What exactly did Bitwig rebuild in the Sampler?
Pretty much everything. The Bitwig Sampler in 6.1 is not a refresh with a couple of new buttons. It is a ground-up redesign that touches every play mode and adds a slicing engine that works across all of them. One-click slicing now works directly from the arranger or the clip launcher, and you pick from five methods: beat divisions, automatic onset detection, pitch changes, equal distribution, or beat intervals. Once you have your slices, each one carries its own loop setting and its own per-slice modulation, meaning every sampler parameter behaves independently per slice. Add dynamic pitch analysis (the DAW identifies the root key automatically) and automatic tempo detection, and you have a sampler that removes the prep work producers usually dread.
The improved playhead visualizations and the new Bell filter for quick tone shaping are smaller touches, but they add up. Multisample drag-and-drop creation is now integrated directly, which is a practical improvement anyone building velocity-layered instruments will appreciate.
What are Spectral Mode and Fragments Mode?
These are the two new play modes in the full Bitwig Studio edition, and they are genuinely different capabilities rather than rebranded existing features.
Spectral Mode uses FFT-based time-stretching with transient preservation and formant processing. Bitwig describes it as the cleanest time-stretching available regardless of speed, and FFT approaches at this level are typically expensive plugins sold separately, not built into a DAW's native sampler.
Fragments Mode is granular playback with up to 256 independent grains per voice. Each grain has its own playback rate, direction, position, and size. For producers working in ambient, experimental, or textural techno, this is the kind of control that changes what a single sample can become. Grain triggering is also accessible in The Grid via signal input and drum onset triggering, which means modular-style patching of the granular engine is on the table.

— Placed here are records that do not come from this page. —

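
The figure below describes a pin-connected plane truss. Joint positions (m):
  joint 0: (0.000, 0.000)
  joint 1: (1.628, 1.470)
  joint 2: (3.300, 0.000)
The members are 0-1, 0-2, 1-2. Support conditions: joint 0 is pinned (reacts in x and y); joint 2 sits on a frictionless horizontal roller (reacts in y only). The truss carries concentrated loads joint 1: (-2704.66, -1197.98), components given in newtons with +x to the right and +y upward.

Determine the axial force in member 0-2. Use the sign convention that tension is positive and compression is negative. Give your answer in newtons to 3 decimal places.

-698.145

N=3 nodes, M=3 members, R=3 reactions → 2N=6, M+R=6
member 0 (0-1): L=2.1935, (cx,cy)=(0.7422,0.6702)
member 1 (0-2): L=3.3000, (cx,cy)=(1.0000,0.0000)
member 2 (1-2): L=2.2263, (cx,cy)=(0.7510,-0.6603)
solve A·x = −loads:
  F[0-1] = -2703.4512 N (compression)
  F[0-2] = -698.1449 N (compression)
  F[1-2] = +929.6000 N (tension)
  Rx@0 = +2704.6600 N
  Ry@0 = +1811.7796 N
  Ry@2 = -613.7996 N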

What changed in Repitch Mode and Cycles?
Repitch Mode now splits into two characters. Analog mode adds tape flavour and juicy saturation for anything that needs warmth. Digital mode goes the other direction, emulating 90s samplers or enabling extreme mangling. Both are applied polyphonically across voices, which matters when you are running melodic content through the sampler.
The Cycles device gets three new characters covering pulse width adjustment, phase modulation, and harmonic rebalancing. A Freeze function converts samples into oscillators, and a new Duophonic option lets you crossfade between two engines. Cycles was already one of Bitwig's most distinctive synthesis tools; this update deepens the unified sampling and synthesis angle the DAW has always pushed.
"Up to 256 independent grains per voice" is not a marketing line. That is the kind of grain density that opens genuinely new sonic territory inside a DAW sampler.
Who gets what, and when?
The public beta is live right now for users with an active Upgrade Plan. The Spectral and Fragments play modes are Bitwig Studio edition only. The new Tuner device, which uses the same pitch detection algorithm as the dynamic pitch analysis in the Sampler, is free to all Bitwig editions including the cheaper tiers. Full release is planned for summer 2026.